Key words across the topic clusters
Model evaluations on each iteration
## INFO [19:18:57.761] epoch 1, loss 0.1361
## INFO [19:18:57.875] epoch 2, loss 0.0730
## INFO [19:18:57.908] epoch 3, loss 0.0548
## INFO [19:18:57.943] epoch 4, loss 0.0443
## INFO [19:18:57.971] epoch 5, loss 0.0371
## INFO [19:18:57.993] epoch 6, loss 0.0318
## INFO [19:18:58.029] epoch 7, loss 0.0276
## INFO [19:18:58.054] epoch 8, loss 0.0243
## INFO [19:18:58.076] epoch 9, loss 0.0215
## INFO [19:18:58.111] epoch 10, loss 0.0193
Model dimensionality
## [1] 863 50
Some sample word context measures
We can think of word embeddings as vectorized representations of text, in other words they are numerically expressed in a nested way. For example a given set of words will have a numerical value representing the weighted context across the sub-group it belongs to. In a sense, the sub-group of words are mapped to a vector and then numerically expressed by their co-occurrences. A group of words could be a group of paragraphs, while a sub-group could refer to each individual group of sentences within the given paragraph.

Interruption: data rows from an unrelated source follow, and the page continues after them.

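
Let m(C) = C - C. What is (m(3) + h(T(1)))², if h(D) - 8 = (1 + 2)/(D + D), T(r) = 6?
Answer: 1089/16 ≈ 68.063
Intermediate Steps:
m(C) = 0
h(D) = 8 + 3/(2*D) (h(D) = 8 + (1 + 2)/(D + D) = 8 + 3/((2*D)) = 8 + 3*(1/(2*D)) = 8 + 3/(2*D))
(m(3) + h(T(1)))² = (0 + (8 + (3/2)/6))² = (0 + (8 + (3/2)*(⅙)))² = (0 + (8 + ¼))² = (0 + 33/4)² = (33/4)² = 1089/16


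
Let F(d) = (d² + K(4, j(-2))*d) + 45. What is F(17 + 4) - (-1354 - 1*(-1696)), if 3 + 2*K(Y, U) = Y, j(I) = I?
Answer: 309/2 ≈ 154.50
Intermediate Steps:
K(Y, U) = -3/2 + Y/2
F(d) = 45 + d² + d/2 (F(d) = (d² + (-3/2 + (½)*4)*d) + 45 = (d² + (-3/2 + 2)*d) + 45 = (d² + d/2) + 45 = 45 + d² + d/2)
F(17 + 4) - (-1354 - 1*(-1696)) = (45 + (17 + 4)² + (17 + 4)/2) - (-1354 - 1*(-1696)) = (45 + 21² + (½)*21) - (-1354 + 1696) = (45 + 441 + 21/2) - 1*342 = 993/2 - 342 = 309/2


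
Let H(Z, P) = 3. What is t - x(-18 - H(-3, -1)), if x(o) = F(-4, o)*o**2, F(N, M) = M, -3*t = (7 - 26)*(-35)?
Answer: 27118/3 ≈ 9039.3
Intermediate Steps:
t = -665/3 (t = -(7 - 26)*(-35)/3 = -(-19)*(-35)/3 = -1/3*665 = -665/3 ≈ -221.67)
x(o) = o**3 (x(o) = o*o**2 = o**3)
t - x(-18 - H(-3, -1)) = -665/3 - (-18 - 1*3)**3 = -665/3 - (-18 - 3)**3 = -665/3 - 1*(-21)**3 = -665/3 - 1*(-9261) = -665/3 + 9261 = 27118/3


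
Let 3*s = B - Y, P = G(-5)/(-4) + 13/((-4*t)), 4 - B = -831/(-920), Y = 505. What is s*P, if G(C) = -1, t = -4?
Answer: -2616589/14720 ≈ -177.76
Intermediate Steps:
B = 2849/920 (B = 4 - (-831)/(-920) = 4 - (-831)*(-1)/920 = 4 - 1*831/920 = 4 - 831/920 = 2849/920 ≈ 3.0967)
P = 17/16 (P = -1/(-4) + 13/((-4*(-4))) = -1*(-1/4) + 13/16 = 1/4 + 13*(1/16) = 1/4 + 13/16 = 17/16 ≈ 1.0625)
s = -153917/920 (s = (2849/920 - 1*505)/3 = (2849/920 - 505)/3 = (1/3)*(-461751/920) = -153917/920 ≈ -167.30)
s*P = -153917/920*17/16 = -2616589/14720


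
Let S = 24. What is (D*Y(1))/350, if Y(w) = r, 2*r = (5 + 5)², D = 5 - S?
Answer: -19/7 ≈ -2.7143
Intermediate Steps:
D = -19 (D = 5 - 1*24 = 5 - 24 = -19)
r = 50 (r = (5 + 5)²/2 = (½)*10² = (½)*100 = 50)
Y(w) = 50
(D*Y(1))/350 = -19*50/350 = -950*1/350 = -19/7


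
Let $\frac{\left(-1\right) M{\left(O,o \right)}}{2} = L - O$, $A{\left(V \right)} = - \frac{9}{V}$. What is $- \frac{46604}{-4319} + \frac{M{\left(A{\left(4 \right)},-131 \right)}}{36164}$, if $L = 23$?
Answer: $\frac{3370337893}{312384632} \approx 10.789$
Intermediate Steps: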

## smarter clumsy military mind metacontrarians
## 1.0000000 0.4355702 0.3772758 0.3513603 0.3427298
## smarter economy outcomes fits system
## 0.4606388 0.4420414 0.4173746 0.4147477 0.3958409
I read LessWrong to keep in touch with rationality and philosophy as artificial intelligence and technology continue to advance at a rapid rate. I really enjoyed some economics courses in undergraduate, which introduced me briefly to the economics of human behavior, decision sciences, or behavioral economics. I also wanted to challenge myself by doing analytics on ambiguous text; text that contains many possible meanings, extends metaphorically across different examples, and applies in its own unique way from domain to domain.
As in the 621 project, this was interesting in order to see some of the more challenging aspects of mining text and extracting meaning. I am interested in extracting logic from passages of text, especially those containing meta-laws or rule-based logic that is layered in a sense. I could see how this would go beyond the scope of a one-semester course and extend into a long-term research project. As for the project analysis itself, this could be extended to many different bodies of text and there will be a way to identify some key characteristics of passages.
I learned how sentiment analysis is actually high-risk in a way; how it can’t be relied on as a stand-alone form of text analysis, but rather needs to be augmented with other forms of analysis. An individual word without context could be represented in any way, the words in the corresponding group or sub-group of words provide meaning and lend a form of directionality to the initial word being observed.